While "Before the Great Collapse" was the single's official A-Side, the B-Side track "On the Eve of War" was Legacy of Blood's lead single. Like their previous album's lead single, "Animal Rap", the single contains two mixes of the song, subtitled "On the Eve of War (Julio César Chávez Mix)" and "On the Eve of War (Meldrick Taylor Mix)", referencing the rivalry between the two boxers. The former features a symphonic sample, taken from the track "Palladio I - Allegretto" by Karl Jenkins. The latter features a melancholy guitar sample taken from the track "Peace" by Paul Kelly. Both versions of "On the Eve of War" feature a guest appearance from Wu-Tang Clan member GZA. The single was followed in 2005 by "The Age of Sacred Terror".

Track listing

A-Side
"Before the Great Collapse" (Clean Version)
"On the Eve of War (Julio César Chávez Mix)" (Clean Version) (feat. GZA)
"Before the Great Collapse" (Instrumental)

B-Side
"On the Eve of War (Meldrick Taylor Mix)" (Clean Version) (feat. GZA)
"On the Eve of War (Julio César Chávez Mix)" (Dirty Version) (feat.

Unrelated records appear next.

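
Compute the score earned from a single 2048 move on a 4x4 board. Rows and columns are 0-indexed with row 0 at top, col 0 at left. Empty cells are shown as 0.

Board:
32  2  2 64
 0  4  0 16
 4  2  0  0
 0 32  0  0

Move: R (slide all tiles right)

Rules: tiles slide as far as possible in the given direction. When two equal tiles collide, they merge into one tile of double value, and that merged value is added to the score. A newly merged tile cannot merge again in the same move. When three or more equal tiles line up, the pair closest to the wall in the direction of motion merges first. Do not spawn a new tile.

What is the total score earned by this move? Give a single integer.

Answer: 4

Derivation:
Slide right:
row 0: [32, 2, 2, 64] -> [0, 32, 4, 64]  score +4 (running 4)
row 1: [0, 4, 0, 16] -> [0, 0, 4, 16]  score +0 (running 4)
row 2: [4, 2, 0, 0] -> [0, 0, 4, 2]  score +0 (running 4)
row 3: [0, 32, 0, 0] -> [0, 0, 0, 32]  score +0 (running 4)
Board after move:
 0 32  4 64
 0  0  4 16
 0  0  4  2
 0  0  0 32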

GZA)
"On the Eve of War (Julio César Chávez Mix)" (Instrumental)

Song order

"Before the Great Collapse"
Performed by: Vinnie Paz

"On the Eve of War"
First verse: Vinnie Paz
Second verse: GZA

Notes
"Before the Great Collapse" contains samples from the movie The Addiction.
"Before the Great Collapse" contains a sample from "No Me Des Tu Adios" by Perla.
"Before the Great Collapse" contains a sample from "Freeman's Farm" by David Elon Preston
The song "Razorblade Salvation", from the album "Servants in Heaven, Kings in Hell" is a sequel to "Before the Great Collapse". It tells a different story than the song.
"On the Eve of War" contains samples from "Third World" by DJ Muggs.
"On the Eve of War" samples the blow-by-blow and color commentary from the first bout between Vinny Paz (the boxer) and his rival Greg Haugen for the IBF lightweight title.
"On the Eve of War (Julio César Chávez Mix)" contains a sample from "Palladio I - Allegretto" by Karl Jenkins.
"On the Eve of War (Meldrick Taylor Mix)" contains a sample from "Peace" by Paul Kelly.